Barbara Oehlke erträumt und erarbeitet seit nunmehr 25 Jahren Schmuckstücke in ihrer Goldschmiedewerkstatt. Anlässlich des Feiertages schüttelt die quirlige Forschungsoptimistin mal eben einen neuen Kunstraum für die Dresdner Hauptstraße aus dem Ärmel und geht mit dieser guten Geste zurück zu ihren eigenen Anfängen.
Mit dem ersten Schritt in den Laden hinein hat man zur Rechten den opulenten Arbeitstisch und Werkstattbereich der Goldschmiedin samt Bürsten, Zangen, Schleifern, Lötmaschine. Nach links hin öffnet sich die Ladenfläche. Beide Seiten wirken dabei erstens gleich groß und zweitens nicht wie zwei Seiten. Denn es gibt keine Grenze, die sich zwischen diesen beiden Fragmenten einer Welt namens Goldschmiedewerkstatt ergibt. Denn drittens: Es ergeben sich stattdessen unendlich viele elegant vor sich hinschimmernde Verbindungsstücke.
Vielleicht bleibt ein Restgefühl der Zerrissenheit. Denn das Gespräch über den Aufbau und die Funktion der Werkstatt ist ebenso möglich und begeisternd wie die Geschichte eines der Schmuckstücke zu hören.
Hochstatus & Nahbarkeit
In ihrer Goldschmiedewerkstatt entwarf Barbara Oehlke unzählige Unikate und bedeutende Kollektionen. Ein Highlight waren dabei die Colliers der Debütantinnen beim diesjährigen Semperopernball, aus 49 Süßwasserzucht-Perlen und einer verwobenen, echten Blume gefertigt. Oehlke erinnert sich gerne daran: „Die Idee fand ich von Beginn an wirklich super.
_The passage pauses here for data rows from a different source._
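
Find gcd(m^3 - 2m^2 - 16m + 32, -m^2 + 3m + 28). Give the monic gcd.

m + 4

By polynomial division,
  m^3 - 2m^2 - 16m + 32 = (-m - 1)(-m^2 + 3m + 28) + (15m + 60)
  -m^2 + 3m + 28 = (-(1/15)m + 7/15)(15m + 60) + (0)
Last nonzero remainder: 15m + 60. Dividing through by 15 gives the monic gcd m + 4.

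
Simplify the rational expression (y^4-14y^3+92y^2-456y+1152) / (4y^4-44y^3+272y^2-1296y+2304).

(y-6)/(4y-12)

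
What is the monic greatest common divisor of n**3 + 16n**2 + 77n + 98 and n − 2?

1

By polynomial division,
  n**3 + 16n**2 + 77n + 98 = (n**2 + 18n + 113)(n − 2) + (324)
  n − 2 = ((1/324)n − 1/162)(324) + (0)
The last nonzero remainder is the constant 324, so the polynomials are coprime and gcd = 1.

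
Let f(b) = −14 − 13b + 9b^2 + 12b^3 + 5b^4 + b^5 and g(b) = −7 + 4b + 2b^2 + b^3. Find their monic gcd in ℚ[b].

Repeated division with remainder:
  b^5 + 5b^4 + 12b^3 + 9b^2 − 13b − 14 = (b^2 + 3b + 2)(b^3 + 2b^2 + 4b − 7) + (0)
The last nonzero remainder b^3 + 2b^2 + 4b − 7 is already monic.

−7 + 4b + 2b^2 + b^3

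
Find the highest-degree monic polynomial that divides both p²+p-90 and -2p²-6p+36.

Apply the Euclidean algorithm:
  p²+p-90 = (-1/2)(-2p²-6p+36) + (-2p-72)
  -2p²-6p+36 = (p-33)(-2p-72) + (-2340)
  -2p-72 = ((1/1170)p+2/65)(-2340) + (0)
The last nonzero remainder is the constant -2340, so the polynomials are coprime and gcd = 1.

1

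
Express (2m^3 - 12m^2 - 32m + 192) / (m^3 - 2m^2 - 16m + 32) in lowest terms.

(2m - 12)/(m - 2)

Repeated division with remainder:
  2m^3 - 12m^2 - 32m + 192 = (2)(m^3 - 2m^2 - 16m + 32) + (-8m^2 + 128)
  m^3 - 2m^2 - 16m + 32 = (-(1/8)m + 1/4)(-8m^2 + 128) + (0)
Last nonzero remainder: -8m^2 + 128. Dividing through by -8 gives the monic gcd m^2 - 16.
Cancel m^2 - 16 from numerator and denominator to get the reduced form.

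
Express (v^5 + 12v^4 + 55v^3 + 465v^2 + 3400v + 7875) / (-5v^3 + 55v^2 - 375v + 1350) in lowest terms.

Apply the Euclidean algorithm:
  v^5 + 12v^4 + 55v^3 + 465v^2 + 3400v + 7875 = (-(1/5)v^2 - (23/5)v - 233/5)(-5v^3 + 55v^2 - 375v + 1350) + (1573v^2 - 7865v + 70785)
  -5v^3 + 55v^2 - 375v + 1350 = (-(5/1573)v + 30/1573)(1573v^2 - 7865v + 70785) + (0)
Last nonzero remainder: 1573v^2 - 7865v + 70785. Dividing through by 1573 gives the monic gcd v^2 - 5v + 45.
Cancel v^2 - 5v + 45 from numerator and denominator to get the reduced form.

(-v^3 - 17v^2 - 95v - 175)/(5v - 30)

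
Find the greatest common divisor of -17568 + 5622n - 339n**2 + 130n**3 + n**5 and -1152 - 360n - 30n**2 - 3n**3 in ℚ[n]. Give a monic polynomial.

Apply the Euclidean algorithm:
  n**5 + 130n**3 - 339n**2 + 5622n - 17568 = (-(1/3)n**2 + (10/3)n - 110/3)(-3n**3 - 30n**2 - 360n - 1152) + (-623n**2 - 3738n - 59808)
  -3n**3 - 30n**2 - 360n - 1152 = ((3/623)n + 12/623)(-623n**2 - 3738n - 59808) + (0)
Last nonzero remainder: -623n**2 - 3738n - 59808. Dividing through by -623 gives the monic gcd n**2 + 6n + 96.

96 + 6n + n**2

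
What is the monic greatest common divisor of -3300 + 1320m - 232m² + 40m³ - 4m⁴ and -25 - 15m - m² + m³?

Repeated division with remainder:
  -4m⁴ + 40m³ - 232m² + 1320m - 3300 = (-4m + 36)(m³ - m² - 15m - 25) + (-256m² + 1760m - 2400)
  m³ - m² - 15m - 25 = (-(1/256)m - 47/2048)(-256m² + 1760m - 2400) + ((1025/64)m - 5125/64)
  -256m² + 1760m - 2400 = (-(16384/1025)m + 6144/205)((1025/64)m - 5125/64) + (0)
Last nonzero remainder: (1025/64)m - 5125/64. Dividing through by 1025/64 gives the monic gcd m - 5.

-5 + m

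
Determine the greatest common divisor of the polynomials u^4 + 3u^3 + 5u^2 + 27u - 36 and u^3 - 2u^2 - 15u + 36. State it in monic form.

u + 4

Euclidean algorithm in ℚ[u]:
  u^4 + 3u^3 + 5u^2 + 27u - 36 = (u + 5)(u^3 - 2u^2 - 15u + 36) + (30u^2 + 66u - 216)
  u^3 - 2u^2 - 15u + 36 = ((1/30)u - 7/50)(30u^2 + 66u - 216) + ((36/25)u + 144/25)
  30u^2 + 66u - 216 = ((125/6)u - 75/2)((36/25)u + 144/25) + (0)
Last nonzero remainder: (36/25)u + 144/25. Dividing through by 36/25 gives the monic gcd u + 4.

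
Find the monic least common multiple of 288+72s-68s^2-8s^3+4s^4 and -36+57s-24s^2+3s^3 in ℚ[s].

-72+54s+35s^2-15s^3-3s^4+s^5

Euclidean algorithm in ℚ[s]:
  4s^4-8s^3-68s^2+72s+288 = ((4/3)s+8)(3s^3-24s^2+57s-36) + (48s^2-336s+576)
  3s^3-24s^2+57s-36 = ((1/16)s-1/16)(48s^2-336s+576) + (0)
Last nonzero remainder: 48s^2-336s+576. Dividing through by 48 gives the monic gcd s^2-7s+12.
Then lcm(f, g) = f·g / gcd(f, g); expanding and making the result monic gives the answer.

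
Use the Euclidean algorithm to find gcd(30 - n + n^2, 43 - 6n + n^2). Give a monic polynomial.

1

Apply the Euclidean algorithm:
  n^2 - n + 30 = (n^2 - 6n + 43) + (5n - 13)
  n^2 - 6n + 43 = ((1/5)n - 17/25)(5n - 13) + (854/25)
  5n - 13 = ((125/854)n - 325/854)(854/25) + (0)
The last nonzero remainder is the constant 854/25, so the polynomials are coprime and gcd = 1.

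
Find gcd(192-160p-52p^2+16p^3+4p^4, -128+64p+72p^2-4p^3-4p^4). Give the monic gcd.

-4+3p+p^2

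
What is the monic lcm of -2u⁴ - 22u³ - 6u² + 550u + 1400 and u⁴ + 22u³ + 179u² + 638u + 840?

u⁵ + 17u⁴ + 69u³ - 257u² - 2350u - 4200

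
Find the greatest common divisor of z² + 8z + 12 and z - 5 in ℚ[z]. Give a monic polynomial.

1

Apply the Euclidean algorithm:
  z² + 8z + 12 = (z + 13)(z - 5) + (77)
  z - 5 = ((1/77)z - 5/77)(77) + (0)
The last nonzero remainder is the constant 77, so the polynomials are coprime and gcd = 1.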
Aber die Umsetzung! Das war dann aber sowas von ein Ritt auf dem Schwert!“, erzählt Oehlke herzlich lachend.
Keinerlei Mief von Überheblichkeit, lediglich die überzeugende Handschrift einer liebenden Meisterin ihres Handwerks: „Ich glaube fest daran, dass jeder das Paket trägt, das er tragen kann. Und wenn ich keine Freude bei all den Arbeiten, meiner Familie samt Hund hätte, würde ich es garantiert etwas anders machen wollen.“ Wieder dieses herzliche Lachen.
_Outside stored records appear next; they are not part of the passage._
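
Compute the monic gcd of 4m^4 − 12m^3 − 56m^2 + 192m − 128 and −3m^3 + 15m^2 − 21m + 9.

m − 1

Euclidean algorithm in ℚ[m]:
  4m^4 − 12m^3 − 56m^2 + 192m − 128 = (−(4/3)m − 8/3)(−3m^3 + 15m^2 − 21m + 9) + (−44m^2 + 148m − 104)
  −3m^3 + 15m^2 − 21m + 9 = ((3/44)m − 27/242)(−44m^2 + 148m − 104) + ((315/121)m − 315/121)
  −44m^2 + 148m − 104 = (−(5324/315)m + 12584/315)((315/121)m − 315/121) + (0)
Last nonzero remainder: (315/121)m − 315/121. Dividing through by 315/121 gives the monic gcd m − 1.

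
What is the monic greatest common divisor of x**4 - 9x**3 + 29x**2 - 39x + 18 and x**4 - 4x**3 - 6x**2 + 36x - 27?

By polynomial division,
  x**4 - 9x**3 + 29x**2 - 39x + 18 = (x**4 - 4x**3 - 6x**2 + 36x - 27) + (-5x**3 + 35x**2 - 75x + 45)
  x**4 - 4x**3 - 6x**2 + 36x - 27 = (-(1/5)x - 3/5)(-5x**3 + 35x**2 - 75x + 45) + (0)
Last nonzero remainder: -5x**3 + 35x**2 - 75x + 45. Dividing through by -5 gives the monic gcd x**3 - 7x**2 + 15x - 9.

x**3 - 7x**2 + 15x - 9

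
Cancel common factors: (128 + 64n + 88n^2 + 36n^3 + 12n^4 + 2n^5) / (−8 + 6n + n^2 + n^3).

(16 + 4n + 8n^2 + 2n^3)/(−1 + n)

By polynomial division,
  2n^5 + 12n^4 + 36n^3 + 88n^2 + 64n + 128 = (2n^2 + 10n + 14)(n^3 + n^2 + 6n − 8) + (30n^2 + 60n + 240)
  n^3 + n^2 + 6n − 8 = ((1/30)n − 1/30)(30n^2 + 60n + 240) + (0)
Last nonzero remainder: 30n^2 + 60n + 240. Dividing through by 30 gives the monic gcd n^2 + 2n + 8.
Cancel n^2 + 2n + 8 from numerator and denominator to get the reduced form.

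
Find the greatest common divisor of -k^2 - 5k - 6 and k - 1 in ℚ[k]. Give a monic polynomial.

1

Euclidean algorithm in ℚ[k]:
  -k^2 - 5k - 6 = (-k - 6)(k - 1) + (-12)
  k - 1 = (-(1/12)k + 1/12)(-12) + (0)
The last nonzero remainder is the constant -12, so the polynomials are coprime and gcd = 1.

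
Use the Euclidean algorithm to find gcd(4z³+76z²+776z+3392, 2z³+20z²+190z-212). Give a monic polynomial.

Repeated division with remainder:
  4z³+76z²+776z+3392 = (2)(2z³+20z²+190z-212) + (36z²+396z+3816)
  2z³+20z²+190z-212 = ((1/18)z-1/18)(36z²+396z+3816) + (0)
Last nonzero remainder: 36z²+396z+3816. Dividing through by 36 gives the monic gcd z²+11z+106.

z²+11z+106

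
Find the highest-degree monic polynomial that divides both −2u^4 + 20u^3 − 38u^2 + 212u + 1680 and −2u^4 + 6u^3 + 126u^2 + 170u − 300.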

2001 zog sie mit ihrer Goldschmiedewerkstatt in die Hauptstraße 15. Damals waren die Innenhöfe gerade frisch saniert. Damit war ein Traum erfüllt, weil es endlich der angemessene Platz war für die Verfertigung und gleichermaßen Ausstellung der Arbeiten: „Das war schon ein Riesending. Ich kam aus einem Atelier im Hinterhof und teilte das Schicksal vieler Künstler. Hat was, kann was, aber keiner kann es sehen. Meine Kunst sichtbar zu machen, das war und ist die große Freude.“
Doch der Festtag war nicht nur eine Station, um Revue passieren zu lassen, sondern auch, um gute Vorsätze für die nächsten Arbeitsjahre entwerfen. Es war auch Anlass, eine neue Kunstausstellung genau gegenüber ihrer Goldschmiedewerkstatt vorzustellen, damit den klaffenden Leerstand in der Hauptstraße 22 wenigstens für eine Zeit zu beleben.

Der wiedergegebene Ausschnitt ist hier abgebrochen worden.